At least four of the 12 jurors were crying as they left the courtroom Wednesday, and they did not look at either Crutcher's family or Shelby. The jury comprised eight women and four men and included three African-Americans.
Crutcher's family was quickly ushered out of the courtroom sobbing and wailing after the decision.
"Let it be known that I believe in my heart that Betty Shelby got away with murder," Crutcher's father, the Rev. Joey Crutcher, said outside the courtroom.
Shelby looked stone-faced when the verdict was read, but her lawyer said she was "elated" with the jury's decision.
"She's ready to get back to her life," defense attorney Shannon McMurray said.
Shelby testified that she fired her weapon out of fear because she said Crutcher didn't obey her commands to lie on the ground and appeared to reach inside his SUV for what she thought was a gun. Crutcher was unarmed.
Prosecutors told jurors that Shelby overreacted.

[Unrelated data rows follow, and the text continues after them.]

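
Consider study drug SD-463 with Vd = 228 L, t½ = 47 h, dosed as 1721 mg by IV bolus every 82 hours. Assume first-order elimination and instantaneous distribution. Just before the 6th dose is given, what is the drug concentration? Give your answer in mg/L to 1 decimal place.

3.2 mg/L

f = (1/2)^(τ/t½) = (1/2)^(82/47) ≈ 0.2984.
C₀ = D/Vd = 1721/228 ≈ 7.548 mg/L.
Before the 6th dose, 5 doses have been given. Superposition: Cmin = C₀·(f + f² + … + f^5).
≈ 7.548 × (0.2984 + 0.0890 + 0.0266 + 0.0079 + 0.0024) ≈ 7.548 × 0.4243 ≈ 3.203 mg/L.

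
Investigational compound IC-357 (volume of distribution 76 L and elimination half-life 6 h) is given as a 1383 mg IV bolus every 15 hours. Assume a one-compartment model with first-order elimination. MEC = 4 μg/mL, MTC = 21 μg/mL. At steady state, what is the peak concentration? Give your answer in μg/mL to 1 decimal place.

22.1 μg/mL

τ/t½ = 15/6 ≈ 2.5, so fraction remaining f = (1/2)^(15/6) ≈ 0.1768.
At steady state, accumulation factor R = 1/(1 − e^(−kτ)) ≈ 1.2148.
Each bolus raises the concentration by D/Vd = 1383/76 ≈ 18.197 μg/mL.
Cmax,ss = C₀/(1 − f) ≈ 18.197/0.8232 ≈ 22.105 μg/mL.
Peak 22.1 μg/mL vs MTC 21 μg/mL: exceeds toxic threshold.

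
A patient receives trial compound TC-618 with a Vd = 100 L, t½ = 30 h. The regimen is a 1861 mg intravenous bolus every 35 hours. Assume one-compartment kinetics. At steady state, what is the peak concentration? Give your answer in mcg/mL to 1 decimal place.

33.6 mcg/mL

Over one 35-h interval, 35/30 ≈ 1.1667 half-lives elapse, leaving f ≈ 0.4454 of each dose.
Accumulation ratio R = 1/(1 − f) ≈ 1/0.5546 ≈ 1.8031.
Single-dose peak C₀ = D/Vd = 1861/100 ≈ 18.610 mcg/mL.
Cmax,ss = C₀/(1 − f) ≈ 18.610/0.5546 ≈ 33.556 mcg/mL.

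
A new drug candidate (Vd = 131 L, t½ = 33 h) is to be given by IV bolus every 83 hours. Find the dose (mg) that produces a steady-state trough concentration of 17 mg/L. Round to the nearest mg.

10504 mg

τ/t½ = 83/33 ≈ 2.5152, so f = (1/2)^(83/33) ≈ 0.174930.
Cmin,ss = (D/Vd)·f/(1−f), so D = Cmin,ss·Vd·(1−f)/f.
D = 17 × 131 × (1−f)/f ≈ 17 × 131 × 4.71657 ≈ 10503.80 mg.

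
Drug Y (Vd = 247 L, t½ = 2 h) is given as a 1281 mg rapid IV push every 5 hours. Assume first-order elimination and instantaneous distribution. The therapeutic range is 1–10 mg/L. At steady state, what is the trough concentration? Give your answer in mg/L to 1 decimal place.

1.1 mg/L

Over one 5-h interval, 5/2 ≈ 2.5 half-lives elapse, leaving f ≈ 0.1768 of each dose.
Single-dose peak C₀ = D/Vd = 1281/247 ≈ 5.186 mg/L.
Steady-state trough Cmin,ss = C₀·f/(1−f) ≈ 5.186 × 0.1768/0.8232 ≈ 1.114 mg/L.
Trough 1.1 mg/L vs MEC 1 mg/L: adequate.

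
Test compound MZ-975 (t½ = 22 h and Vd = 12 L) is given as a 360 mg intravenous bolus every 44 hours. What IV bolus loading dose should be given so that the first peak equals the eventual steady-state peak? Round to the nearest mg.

480 mg

f = (1/2)^(44/22) ≈ 0.250000; accumulation ratio R = 1/(1−f) ≈ 1.33333.
Loading dose to hit Cmax,ss on first dose: D_load = D_maint·R ≈ 360 × 1.33333 ≈ 480.00 mg.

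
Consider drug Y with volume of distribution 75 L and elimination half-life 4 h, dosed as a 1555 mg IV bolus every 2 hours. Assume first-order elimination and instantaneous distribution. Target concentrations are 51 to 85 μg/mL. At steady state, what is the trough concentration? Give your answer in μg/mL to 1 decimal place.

k = ln2/t½ = ln2/4 ≈ 0.173287 h⁻¹; fraction remaining f = e^(−kτ) = e^(−0.173287×2) ≈ 0.7071.
Each bolus raises the concentration by D/Vd = 1555/75 ≈ 20.733 μg/mL.
Steady-state trough Cmin,ss = C₀·f/(1−f) ≈ 20.733 × 0.7071/0.2929 ≈ 50.052 μg/mL.
Trough 50.1 μg/mL vs MEC 51 μg/mL: subtherapeutic.

50.1 μg/mL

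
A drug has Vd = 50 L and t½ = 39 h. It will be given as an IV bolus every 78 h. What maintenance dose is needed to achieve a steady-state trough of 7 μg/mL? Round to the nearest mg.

τ/t½ = 78/39 ≈ 2, so f = (1/2)^(78/39) ≈ 0.250000.
Cmin,ss = (D/Vd)·f/(1−f), so D = Cmin,ss·Vd·(1−f)/f.
D = 7 × 50 × (1−f)/f ≈ 7 × 50 × 3.00000 ≈ 1050.00 mg.

1050 mg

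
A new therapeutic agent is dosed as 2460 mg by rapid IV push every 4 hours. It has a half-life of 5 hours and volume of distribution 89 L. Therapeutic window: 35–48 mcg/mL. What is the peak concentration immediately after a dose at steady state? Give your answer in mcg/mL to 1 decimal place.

Over one 4-h interval, 4/5 ≈ 0.8 half-lives elapse, leaving f ≈ 0.5743 of each dose.
Accumulation ratio R = 1/(1 − f) ≈ 1/0.4257 ≈ 2.3491.
Single-dose peak C₀ = D/Vd = 2460/89 ≈ 27.640 mcg/mL.
Cmax,ss = C₀/(1 − f) ≈ 27.640/0.4257 ≈ 64.928 mcg/mL.
Peak 64.9 mcg/mL vs MTC 48 mcg/mL: exceeds toxic threshold.

64.9 mcg/mL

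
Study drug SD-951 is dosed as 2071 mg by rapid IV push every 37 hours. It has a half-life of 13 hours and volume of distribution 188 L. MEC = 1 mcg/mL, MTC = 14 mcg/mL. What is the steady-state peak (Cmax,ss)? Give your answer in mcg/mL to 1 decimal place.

12.8 mcg/mL

τ/t½ = 37/13 ≈ 2.8462, so fraction remaining f = (1/2)^(37/13) ≈ 0.1391.
Accumulation ratio R = 1/(1 − f) ≈ 1/0.8609 ≈ 1.1616.
Each bolus raises the concentration by D/Vd = 2071/188 ≈ 11.016 mcg/mL.
Steady-state peak Cmax,ss = C₀·R ≈ 11.016 × 1.1616 ≈ 12.796 mcg/mL.
Peak 12.8 mcg/mL vs MTC 14 mcg/mL: below toxic threshold.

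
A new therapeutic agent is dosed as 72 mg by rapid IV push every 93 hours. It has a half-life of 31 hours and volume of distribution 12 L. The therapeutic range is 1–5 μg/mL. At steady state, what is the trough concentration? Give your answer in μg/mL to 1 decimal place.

The dosing interval is 3 half-lives, so f = 2^(−3) = 0.125.
Accumulation ratio R = 1/(1 − f) = 1/0.875 = 8/7.
Single-dose peak C₀ = D/Vd = 72/12 = 6 μg/mL.
Steady-state peak Cmax,ss = C₀·R = 6 × 8/7 ≈ 6.857 μg/mL.
Steady-state trough Cmin,ss = Cmax,ss·f ≈ 6.857 × 0.125 ≈ 0.857 μg/mL.
Trough 0.9 μg/mL vs MEC 1 μg/mL: subtherapeutic.

0.9 μg/mL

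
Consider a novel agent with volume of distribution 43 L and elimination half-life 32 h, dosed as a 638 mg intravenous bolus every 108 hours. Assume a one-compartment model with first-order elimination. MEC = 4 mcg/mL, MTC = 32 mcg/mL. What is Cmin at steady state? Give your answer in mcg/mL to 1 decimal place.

τ/t½ = 108/32 ≈ 3.375, so fraction remaining f = (1/2)^(108/32) ≈ 0.0964.
At steady state, accumulation factor R = 1/(1 − e^(−kτ)) ≈ 1.1067.
Single-dose peak C₀ = D/Vd = 638/43 ≈ 14.837 mcg/mL.
Cmax,ss = C₀/(1 − f) ≈ 14.837/0.9036 ≈ 16.420 mcg/mL.
One interval later, Cmin,ss = Cmax,ss·e^(−kτ) ≈ 16.420 × 0.0964 ≈ 1.583 mcg/mL.
Trough 1.6 mcg/mL vs MEC 4 mcg/mL: subtherapeutic.

1.6 mcg/mL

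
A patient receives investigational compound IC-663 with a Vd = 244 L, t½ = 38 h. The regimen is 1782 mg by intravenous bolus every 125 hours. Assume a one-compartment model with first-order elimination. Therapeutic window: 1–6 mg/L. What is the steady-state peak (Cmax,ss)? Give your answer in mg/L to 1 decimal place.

8.1 mg/L

Over one 125-h interval, 125/38 ≈ 3.2895 half-lives elapse, leaving f ≈ 0.1023 of each dose.
Accumulation ratio R = 1/(1 − f) ≈ 1/0.8977 ≈ 1.1140.
Each bolus raises the concentration by D/Vd = 1782/244 ≈ 7.303 mg/L.
Steady-state peak Cmax,ss = C₀·R ≈ 7.303 × 1.1140 ≈ 8.136 mg/L.
Peak 8.1 mg/L vs MTC 6 mg/L: exceeds toxic threshold.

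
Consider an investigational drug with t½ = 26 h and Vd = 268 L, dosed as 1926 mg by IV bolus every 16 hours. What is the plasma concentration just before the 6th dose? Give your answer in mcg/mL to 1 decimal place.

11.9 mcg/mL

f = (1/2)^(τ/t½) = (1/2)^(16/26) ≈ 0.6528.
C₀ = D/Vd = 1926/268 ≈ 7.187 mcg/mL.
Before the 6th dose, 5 doses have been given. Superposition: Cmin = C₀·(f + f² + … + f^5).
≈ 7.187 × (0.6528 + 0.4261 + 0.2782 + 0.1816 + 0.1185) ≈ 7.187 × 1.6572 ≈ 11.910 mcg/mL.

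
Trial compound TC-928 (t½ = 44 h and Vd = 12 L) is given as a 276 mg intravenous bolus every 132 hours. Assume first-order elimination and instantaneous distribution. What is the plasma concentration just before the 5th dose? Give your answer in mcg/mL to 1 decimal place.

f = (1/2)^(τ/t½) = (1/2)^(132/44) ≈ 0.1250.
C₀ = D/Vd = 276/12 ≈ 23.000 mcg/mL.
Before the 5th dose, 4 doses have been given. Superposition: Cmin = C₀·(f + f² + … + f^4).
≈ 23.000 × (0.1250 + 0.0156 + 0.0020 + 0.0002) ≈ 23.000 × 0.1428 ≈ 3.284 mcg/mL.

3.3 mcg/mL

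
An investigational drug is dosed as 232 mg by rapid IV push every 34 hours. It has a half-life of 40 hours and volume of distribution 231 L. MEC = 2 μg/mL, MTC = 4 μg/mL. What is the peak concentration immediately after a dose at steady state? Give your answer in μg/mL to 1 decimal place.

2.3 μg/mL

Over one 34-h interval, 34/40 ≈ 0.85 half-lives elapse, leaving f ≈ 0.5548 of each dose.
Accumulation ratio R = 1/(1 − f) ≈ 1/0.4452 ≈ 2.2462.
Single-dose peak C₀ = D/Vd = 232/231 ≈ 1.004 μg/mL.
Cmax,ss = C₀/(1 − f) ≈ 1.004/0.4452 ≈ 2.255 μg/mL.
Peak 2.3 μg/mL vs MTC 4 μg/mL: below toxic threshold.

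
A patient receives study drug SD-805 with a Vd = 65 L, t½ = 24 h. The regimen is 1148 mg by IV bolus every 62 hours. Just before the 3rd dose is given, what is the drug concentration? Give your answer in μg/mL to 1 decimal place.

f = (1/2)^(τ/t½) = (1/2)^(62/24) ≈ 0.1669.
C₀ = D/Vd = 1148/65 ≈ 17.662 μg/mL.
Before the 3rd dose, 2 doses have been given. Superposition: Cmin = C₀·(f + f²).
≈ 17.662 × (0.1669 + 0.0279) ≈ 17.662 × 0.1948 ≈ 3.441 μg/mL.

3.4 μg/mL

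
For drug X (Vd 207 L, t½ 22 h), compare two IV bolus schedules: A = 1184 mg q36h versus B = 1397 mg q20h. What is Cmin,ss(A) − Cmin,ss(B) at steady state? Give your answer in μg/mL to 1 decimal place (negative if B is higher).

Regimen A: f = (1/2)^(36/22) ≈ 0.3217; Cmin,ss = (1184/207)·f/(1−f) ≈ 2.713 μg/mL.
Regimen B: f = (1/2)^(20/22) ≈ 0.5325; Cmin,ss = (1397/207)·f/(1−f) ≈ 7.687 μg/mL.
Difference ≈ 2.713 − 7.687 ≈ -4.974 μg/mL.

-5.0 μg/mL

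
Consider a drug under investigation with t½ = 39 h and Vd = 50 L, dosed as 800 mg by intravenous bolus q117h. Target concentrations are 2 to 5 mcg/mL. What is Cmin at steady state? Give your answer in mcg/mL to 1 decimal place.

2.3 mcg/mL

The dosing interval is 3 half-lives, so f = 2^(−3) = 0.125.
At steady state, R = 1/(1 − 0.125) = 8/7.
Single-dose peak C₀ = D/Vd = 800/50 = 16 mcg/mL.
Steady-state peak Cmax,ss = C₀·R = 16 × 8/7 ≈ 18.286 mcg/mL.
Steady-state trough Cmin,ss = Cmax,ss·f ≈ 18.286 × 0.125 ≈ 2.286 mcg/mL.
Trough 2.3 mcg/mL vs MEC 2 mcg/mL: adequate.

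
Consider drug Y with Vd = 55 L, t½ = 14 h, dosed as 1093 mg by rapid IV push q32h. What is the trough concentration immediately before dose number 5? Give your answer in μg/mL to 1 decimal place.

f = (1/2)^(τ/t½) = (1/2)^(32/14) ≈ 0.2051.
C₀ = D/Vd = 1093/55 ≈ 19.873 μg/mL.
Before the 5th dose, 4 doses have been given. Superposition: Cmin = C₀·(f + f² + … + f^4).
≈ 19.873 × (0.2051 + 0.0421 + 0.0086 + 0.0018) ≈ 19.873 × 0.2576 ≈ 5.119 μg/mL.

5.1 μg/mL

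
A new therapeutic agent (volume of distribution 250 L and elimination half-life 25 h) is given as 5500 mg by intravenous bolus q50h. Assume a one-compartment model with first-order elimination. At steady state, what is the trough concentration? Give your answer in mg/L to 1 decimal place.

7.3 mg/L

The dosing interval is 2 half-lives, so f = 2^(−2) = 0.25.
Accumulation ratio R = 1/(1 − f) = 1/0.75 = 4/3.
Single-dose peak C₀ = D/Vd = 5500/250 = 22 mg/L.
Steady-state peak Cmax,ss = C₀·R = 22 × 4/3 ≈ 29.333 mg/L.
Steady-state trough Cmin,ss = Cmax,ss·f ≈ 29.333 × 0.25 ≈ 7.333 mg/L.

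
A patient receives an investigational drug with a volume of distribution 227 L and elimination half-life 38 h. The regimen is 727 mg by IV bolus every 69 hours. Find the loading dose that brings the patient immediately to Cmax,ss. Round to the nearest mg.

1015 mg

f = (1/2)^(69/38) ≈ 0.284049; accumulation ratio R = 1/(1−f) ≈ 1.39674.
Loading dose to hit Cmax,ss on first dose: D_load = D_maint·R ≈ 727 × 1.39674 ≈ 1015.43 mg.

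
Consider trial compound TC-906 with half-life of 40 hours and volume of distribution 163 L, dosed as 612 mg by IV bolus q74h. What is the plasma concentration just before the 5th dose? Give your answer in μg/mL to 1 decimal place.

f = (1/2)^(τ/t½) = (1/2)^(74/40) ≈ 0.2774.
C₀ = D/Vd = 612/163 ≈ 3.755 μg/mL.
Before the 5th dose, 4 doses have been given. Superposition: Cmin = C₀·(f + f² + … + f^4).
≈ 3.755 × (0.2774 + 0.0770 + 0.0213 + 0.0059) ≈ 3.755 × 0.3816 ≈ 1.433 μg/mL.

1.4 μg/mL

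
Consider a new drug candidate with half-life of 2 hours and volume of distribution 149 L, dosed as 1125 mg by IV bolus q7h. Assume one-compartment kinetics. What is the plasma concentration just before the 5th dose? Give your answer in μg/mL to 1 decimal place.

0.7 μg/mL

f = (1/2)^(τ/t½) = (1/2)^(7/2) ≈ 0.0884.
C₀ = D/Vd = 1125/149 ≈ 7.550 μg/mL.
Before the 5th dose, 4 doses have been given. Superposition: Cmin = C₀·(f + f² + … + f^4).
≈ 7.550 × (0.0884 + 0.0078 + 0.0007 + 0.0001) ≈ 7.550 × 0.0970 ≈ 0.732 μg/mL.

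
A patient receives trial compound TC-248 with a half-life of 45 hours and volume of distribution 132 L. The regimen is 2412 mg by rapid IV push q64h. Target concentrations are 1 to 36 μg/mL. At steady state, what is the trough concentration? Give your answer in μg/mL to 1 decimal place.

τ/t½ = 64/45 ≈ 1.4222, so fraction remaining f = (1/2)^(64/45) ≈ 0.3731.
At steady state, accumulation factor R = 1/(1 − e^(−kτ)) ≈ 1.5952.
Single-dose peak C₀ = D/Vd = 2412/132 ≈ 18.273 μg/mL.
Steady-state peak Cmax,ss = C₀·R ≈ 18.273 × 1.5952 ≈ 29.149 μg/mL.
Steady-state trough Cmin,ss = Cmax,ss·f ≈ 29.149 × 0.3731 ≈ 10.875 μg/mL.
Trough 10.9 μg/mL vs MEC 1 μg/mL: adequate.

10.9 μg/mL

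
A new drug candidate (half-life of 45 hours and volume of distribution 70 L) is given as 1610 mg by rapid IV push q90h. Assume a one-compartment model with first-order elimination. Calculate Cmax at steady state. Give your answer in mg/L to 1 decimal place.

τ = 90 h = 2 half-lives, so f = (1/2)^2 = 0.25.
At steady state, R = 1/(1 − 0.25) = 4/3.
Single-dose peak C₀ = D/Vd = 1610/70 = 23 mg/L.
Steady-state peak Cmax,ss = C₀·R = 23 × 4/3 ≈ 30.667 mg/L.

30.7 mg/L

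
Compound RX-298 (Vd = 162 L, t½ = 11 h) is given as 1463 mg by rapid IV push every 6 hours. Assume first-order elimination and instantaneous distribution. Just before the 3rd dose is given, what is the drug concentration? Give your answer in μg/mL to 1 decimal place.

f = (1/2)^(τ/t½) = (1/2)^(6/11) ≈ 0.6852.
C₀ = D/Vd = 1463/162 ≈ 9.031 μg/mL.
Before the 3rd dose, 2 doses have been given. Superposition: Cmin = C₀·(f + f²).
≈ 9.031 × (0.6852 + 0.4695) ≈ 9.031 × 1.1547 ≈ 10.428 μg/mL.

10.4 μg/mL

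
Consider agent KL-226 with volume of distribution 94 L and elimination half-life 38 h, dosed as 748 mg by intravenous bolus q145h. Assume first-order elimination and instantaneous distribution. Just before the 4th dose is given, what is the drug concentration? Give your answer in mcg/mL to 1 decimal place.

f = (1/2)^(τ/t½) = (1/2)^(145/38) ≈ 0.0710.
C₀ = D/Vd = 748/94 ≈ 7.957 mcg/mL.
Before the 4th dose, 3 doses have been given. Superposition: Cmin = C₀·(f + f² + … + f^3).
≈ 7.957 × (0.0710 + 0.0050 + 0.0004) ≈ 7.957 × 0.0764 ≈ 0.608 mcg/mL.

0.6 mcg/mL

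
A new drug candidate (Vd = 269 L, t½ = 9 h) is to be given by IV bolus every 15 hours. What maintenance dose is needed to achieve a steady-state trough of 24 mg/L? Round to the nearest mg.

14041 mg

τ/t½ = 15/9 ≈ 1.6667, so f = (1/2)^(15/9) ≈ 0.314980.
Cmin,ss = (D/Vd)·f/(1−f), so D = Cmin,ss·Vd·(1−f)/f.
D = 24 × 269 × (1−f)/f ≈ 24 × 269 × 2.17480 ≈ 14040.51 mg.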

They noted Crutcher had his hands in the air and wasn't combative — part of which was confirmed by police video taken from a dashboard camera and helicopter that showed Crutcher walking away from Shelby, hands held above his head.
Shelby's attorneys argued that in the two minutes before cameras began recording the encounter, Shelby repeatedly ordered Crutcher to stop walking away from her and get on the ground.
Shelby also said she feared Crutcher was under the influence of PCP, a powerful hallucinogenic known as Angel Dust that makes users erratic, unpredictable and combative.
An autopsy showed PCP was in Crutcher's system, and police said they found a vial of it in his SUV.
Crutcher's family said police attempted to "demonize" Crutcher over the drug possession to deflect attention from the fact that he wasn't armed. Radio chatter that captured moments before the shooting included an officer saying Crutcher looked "like a bad dude" who "could be on something." The statements outraged Crutcher's family, who said they indicated a racial bias.